Saturday, 17 May 2014

Listen Up, Buttercup


Insecurity. One of the most common word of this twisted generation. I'd be lying if I said that haven't let this stomach-churning statement elapse from my mouth. It's saddening, you know. How a single word can alter a much greater good of a person. How it can crush and burn people's hope of becoming a confident personality that can ease its way into this crucial society. Not that appearances matter. But it actually does. Painfully so.

Don't get me wrong, I wouldn't say I'm this goddess that came from the Hollywood beauty and talent. I'm not that. Like everyone in this republic, we all want to have that specific dream of overcoming our fears of insecurity. We look at models, artists, celebrities. We all look up to them. We want to be like them. But that's problem here. We "want it" but don't "need it".

In this stereotypical world, it's easy to forget what you are really made of. From ads that promote such flamboyant beauty products to the people with size 0 figures that run around and are bluntly aware that they have what others don't have. They drink in the facts and release it with despair. They strive to get what is on display. We feel like our soul is tainted, so that's why we're all single-minded to produce a better version of ourselves.  We are longing to delete some of our physical errors that we think it isn't suppose to be there and be judged by our own mentality.

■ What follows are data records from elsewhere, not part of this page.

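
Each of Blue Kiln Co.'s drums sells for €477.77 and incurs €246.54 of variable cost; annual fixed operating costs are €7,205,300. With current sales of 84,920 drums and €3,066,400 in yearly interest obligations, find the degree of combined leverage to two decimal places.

Total contribution margin = 84,920 × €231.23 = €19,636,051.60.
Operating income = contribution − fixed costs = €19,636,051.60 − €7,205,300 = €12,430,751.60. Interest = €3,066,400.00, so EBIT − I = €9,364,351.60.
Degree of total leverage = total CM / (EBIT − interest) = €19,636,051.60 / €9,364,351.60 = 2.0969.

2.10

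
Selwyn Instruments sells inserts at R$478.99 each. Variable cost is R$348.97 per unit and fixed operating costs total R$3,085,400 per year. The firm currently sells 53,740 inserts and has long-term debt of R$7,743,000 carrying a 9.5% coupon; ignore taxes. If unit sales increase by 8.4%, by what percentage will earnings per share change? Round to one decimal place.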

Look at yourself with a non-critical mind. Be indulged in what you currently have because life come and goes. We may not be blessed with such head-turning structure. We are made to be this self-proclaimed individual who is capable of being whom they truly are. Not with steroids and extravagant amounts of cosmetics. 

There's this cheesy remark that goes by the saying, "Love yourself." Those are words that speak loudly than the insecurities that keep hounding at your back. 

~

I apologize for promising that I would be posting "once a day or two." What a liar, I know. But maybe I'm not cut out for the regimen of the daily blogger. I'll try though, I'll make another promise. I shall post 1-3 entries a week. With the courtesy of my lazy active physique. 

Thanks for noticing, my unidentified viewers... :-)

Monday, 12 May 2014

What Am I Doing?

Hi.


In my unremarkably conquest of trying to pursuit a sophisticated or John Green amateur version of myself, I am helplessly trying to do so. So lets just pretend I'm a well being and not some m&m's that has fell into the wrong packet of chocolate rocks. (my metaphors will come and go as a disgrace to this society, so please bear with me)

I'm 14. I am just trying to fill a space that is sadly unnoticed. I want to be one of those people who points out the rights and wrongs in this world (and my grammar is sure to be the first one in line). But I don't want anyone to confirm or comment the way I see this generation. "Hear me out." is what I am attempting to say here. I'm no critic. I don't have the right to be an umpire. What I say may or may not have meaning to anyone, but it slightly does to me.

My intentions of being here, in this anonymous partition that calls out to me whenever the need to exclude myself from the harsh reality of this world is quite tangled or confusing. But as I said before, I want my voice to be heard through little pixilated letters. I really wouldn't mind if no one is in great shape to listen to my small pleadings of establishing the difference between being a person who has high regards, expectations or has a profession of being a dream-crusher, and a person who lives in a whimsical fairytale life that we all desperately desire to be in. My thoughts are merely on the edge of exploding if I don't keep it in a safety box that is most likely not to be opened up and fed into the wild life of stereotypes. I need my thoughts to stay calm and be stored into a site where I can remain anonymous. I see a lot of things that my mind "apparently" needs my opinion on. And so I bring them to you. Whoever you are.

You might find me boring. It's okay. I've been that type of person from an early age. I'll be posting for maybe... once a day or two(?). Depends on my stability of being an operating life-worker of my humble abode. I'm quite bad at frequently writing a blog post. I've had failed blogs due to my lack of activation. But I'll try for this particular one.